I dealt with the occasional snarky comments from other kids. They would mimic me in ways suggesting I had some sort of mental issue or that I was stupid. The sporadic bullying didn’t faze me though.
Eventually, with the some help, I overcame this fear of my own voice. I just began speaking as if I was never keeping my mouth shut in the first place. All the other kid’s forgot, we all grew up, and now we’re dealing with other things.
I carry on conversations with strangers. I introduce myself to new people. I look up when I walk into a room. I have given oral presentations and have spoken into a microphone in front of an audience. I try to remember how far I have come when social situations affect me now.
Even though it’s been years and years since my struggle with selective mutism ended, the social anxiety is still there and probably always will be. Meeting someone new is terrifying, group activities make my heart feel like it’s going to beat out of my chest, and having too many social plans causes me an abnormal amount of stress.
I used to be ashamed of my struggles, but I when I think about where these struggles have taken me, I couldn’t be happier with how things turned out. Drawing turned into something I became passionate about. The passion for drawing sprouted other passions like poetry and music because I found solace in the self-expression of other people. I became a full-blown nerd and I couldn’t be prouder. Creativity became a skill. I made and kept friends who looker deeper than the “shyness”. I learned to be vulnerable with a select few people who I felt comfortable and safe with.

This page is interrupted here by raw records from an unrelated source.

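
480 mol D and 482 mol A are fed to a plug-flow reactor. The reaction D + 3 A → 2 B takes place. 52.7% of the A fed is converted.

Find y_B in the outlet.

0.214

A reacted = 0.527 × 482 = 254 mol; ν_A = −3, so ξ = 254/3 = 84.67 mol.
Outlet amounts (n = n₀ + ν ξ):
  D: 480 − 1(84.67) = 395.3
  A: 482 − 3(84.67) = 228
  B: 0 + 2(84.67) = 169.3
Total out = 792.7 mol; y_B = 169.3 / 792.7 = 0.2136.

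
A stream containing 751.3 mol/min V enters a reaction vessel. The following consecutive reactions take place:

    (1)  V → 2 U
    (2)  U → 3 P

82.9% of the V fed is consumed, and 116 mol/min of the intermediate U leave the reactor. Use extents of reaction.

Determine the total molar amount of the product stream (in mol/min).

Conversion of V: V consumed = 1ξ₁ = 0.829 × 751.3 → ξ₁ = 622.8 mol/min.
U balance: n_U = 0 + 2ξ₁ − 1ξ₂ = 116 → ξ₂ = (2·622.8 − 116)/1 = 1130 mol/min.
Outlet amounts (n = n₀ + Σ ν·ξ):
  V: 751.3 − 1(622.8) = 128.5
  U: 0 + 2(622.8) − 1(1130) = 116
  P: 0 + 3(1130) = 3389
Total out = 128.5 + 116 + 3389 = 3633 mol/min.

3630 mol/min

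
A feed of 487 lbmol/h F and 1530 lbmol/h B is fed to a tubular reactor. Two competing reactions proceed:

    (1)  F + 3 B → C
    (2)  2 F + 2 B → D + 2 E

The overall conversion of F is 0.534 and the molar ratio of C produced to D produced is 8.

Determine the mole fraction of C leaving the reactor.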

I learned that every voice matters no matter how small.
Writing is easier for me. My thoughts are more coherent when I can see them on paper because my voice can’t quiver and I don’t have to worry about speaking up, but even this type of vulnerability is difficult. I never thought I would ever share this story to anyone, let alone all of cyber space, but here I am.
To all those people who get called “quiet,” embrace it because it’s okay. You don’t have to be outgoing to have a voice, but remember that your voice is important. If you speak words with substance, others WILL listen. Your voice and your thoughts are beautiful so share them. It will be an absolute privilege to hear. People will throw labels on you because humans can be terrible creatures sometimes, but wear them proudly because regardless of what anyone else says, we are oh, so loud.